Kabul etmek gerekir ki nerde o eski bayramlar. Dini bayramlarda özelliğini yitirmeye başladı, mesai dışı zamanla ölçülen, yapılacak olan tatilin süresi ile değerlendirilen bayramlar eski tadından çok uzak.

             Yaşanılan ekonomik kriz bayram neşesini de aldı götürdü.

             Tatil bölgeleri yoğunluğu geçmiş dönemlerde çok uzakta idi. Özellikle bu döneme ilişkin yeni tatil anlayışı gelişti, kurulan derme/çatma çadırlar ve araçlarında konaklayan tatilci görüntüleri çok yaygındı.

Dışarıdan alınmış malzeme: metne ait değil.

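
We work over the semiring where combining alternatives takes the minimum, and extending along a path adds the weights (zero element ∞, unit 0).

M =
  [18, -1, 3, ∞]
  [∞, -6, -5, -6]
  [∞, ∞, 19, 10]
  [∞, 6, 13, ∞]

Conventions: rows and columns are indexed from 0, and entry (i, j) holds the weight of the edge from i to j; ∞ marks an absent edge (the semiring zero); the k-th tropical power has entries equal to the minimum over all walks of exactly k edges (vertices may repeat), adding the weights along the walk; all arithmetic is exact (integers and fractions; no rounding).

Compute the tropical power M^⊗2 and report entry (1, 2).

M^⊗2:
  [36, -7, -6, -7]
  [∞, -12, -11, -12]
  [∞, 16, 23, 29]
  [∞, 0, 1, 0]
Key observation: the optimum is the walk 1->1->2, with weight (-6) + (-5) = -11.
Optimal value attained by: walk 1->1->2.
Answer: (M^⊗2)[1][2] = -11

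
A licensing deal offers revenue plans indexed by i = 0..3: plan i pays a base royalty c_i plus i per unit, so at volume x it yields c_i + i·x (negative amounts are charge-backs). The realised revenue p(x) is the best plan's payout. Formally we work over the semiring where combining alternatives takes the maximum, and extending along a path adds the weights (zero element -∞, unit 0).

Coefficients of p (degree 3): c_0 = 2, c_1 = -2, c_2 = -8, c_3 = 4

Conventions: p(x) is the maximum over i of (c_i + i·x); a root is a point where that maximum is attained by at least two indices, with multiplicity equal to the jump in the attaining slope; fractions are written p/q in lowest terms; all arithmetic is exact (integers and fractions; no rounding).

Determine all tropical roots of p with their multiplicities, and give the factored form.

hull edge (i=0, c=2) to (i=3, c=4): slope 2/3, span 3
Factored form: p(x) = 4 ⊗ (x ⊕ (-2/3)) ⊗ (x ⊕ (-2/3)) ⊗ (x ⊕ (-2/3))
Answer: roots = -2/3 (mult 3)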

             Araç trafiğinde yaşanılan yoğunluk ise tatilcilerden ibaret olmaktan ziyade, köyüne baba ocağına yapılan ziyaret yoğunluğundaydı.

             Ekonomik krizle alışkanlıklar seyrinde de değişiklik yaşanmakta.

             Her geçen gün derinleşen ekonomik kriz yaşam koşullarında da derin izler bırakarak, günlük pratiklerimizde de değişimi kaçınılmaz kıldı.

             Emekli parkı diye tarif edilen Şemsiyeli Park, gözlemlendiğinde yaşanılan müşteri kaybı azımsanmayacak boyutlarda.

             Burada ki kayıp salt Şemsiyeli Park’a ait değil kuşkusuz, en göze çarpan adres diye dikkatimi çekti. Özellikle emeklinin yoğun kullandığı ve şehir merkezine ait bir adres olması, göz önünde olması dikkati çeken.

             Dolayısıyla en sade ve maliyeti düşük alışkanlıklardan vazgeçilmiş ise gerisini siz düşünün, ekonomik krizin derinliği ve bizi sürüklediği alanın ne olduğunu varın bir düşünün.

             Çok daha zor günlerin bizi beklediği de anlaşılmakta, krizin henüz başında olduğumuz yaz sezonunun beklentilerin çok gerisinde kalacağı yönünde yaygın kanaat var ki ayak sesleri de hissedilmekte.

             Böylesi zor ekonomik şartlar altında bayram tatili nasıl geçebilirdi.

             Ekonomide yaşanılan ağır kriz ve buna bağlı yaşanılan döviz artışı, diğer deyişle Türk lirasında ki değer kaybı yabancı turist artışı sağlayacak yönünde bir görüş var ki umarım bu tahmin doğru çıkar.

             Değerli olan yabancı para birimleri yönünü bize çevirecek ve bu sayede döviz girdisi artacak, ekonominin ilk çıkış adresi olarak görülmekte.

             Bayram tatillerinin bize olan anlamı değerini yitirdi, yaz tatil anlayışı da değerini yitirdi. Güzelim doğa harikası coğrafyanın tadını yabancı turistler çıkaracak demektir.

             Ekonominin kurtuluş reçetesi olarak gördüğümüz yabancı turist hizmetine, belki de azınlık yerli turistin hizmetinde olacak tatil bölgeleri.

             Bayram tatil anlayışı değerlendirmesinden buralara geldik. Maalesef son günlerde yaşadığımız ve günlük hayatımızı, alışkanlıklarımızı birinci elden etkileyen ekonomik kriz değil tatil anlayışı temel ihtiyaçlarımızın seyrini de değiştirmekte.

            “Nerede o eski bayramlar” dan, nerede o eski Şemsiyeli Park çay sohbetlerine doğru hızla ilerlemekteyiz.

             Şeker tadında bayramlar diye var olan başlığımız yerini belki de yalnızlığa bırakıyor.

             Zor günler bekliyor bizleri…

           Elde bir veri var mı bilemiyorum ancak çokta merak etmekteyim, geçtiğimiz yıllarla kıyaslanacak kurban kesim sayısı ile bugün ki oranlar nelerdir.

           Ekonomik kriz bayram ve tatil anlayışını etkiledi, meselenin bu tarafına etkisi ne kadar oldu?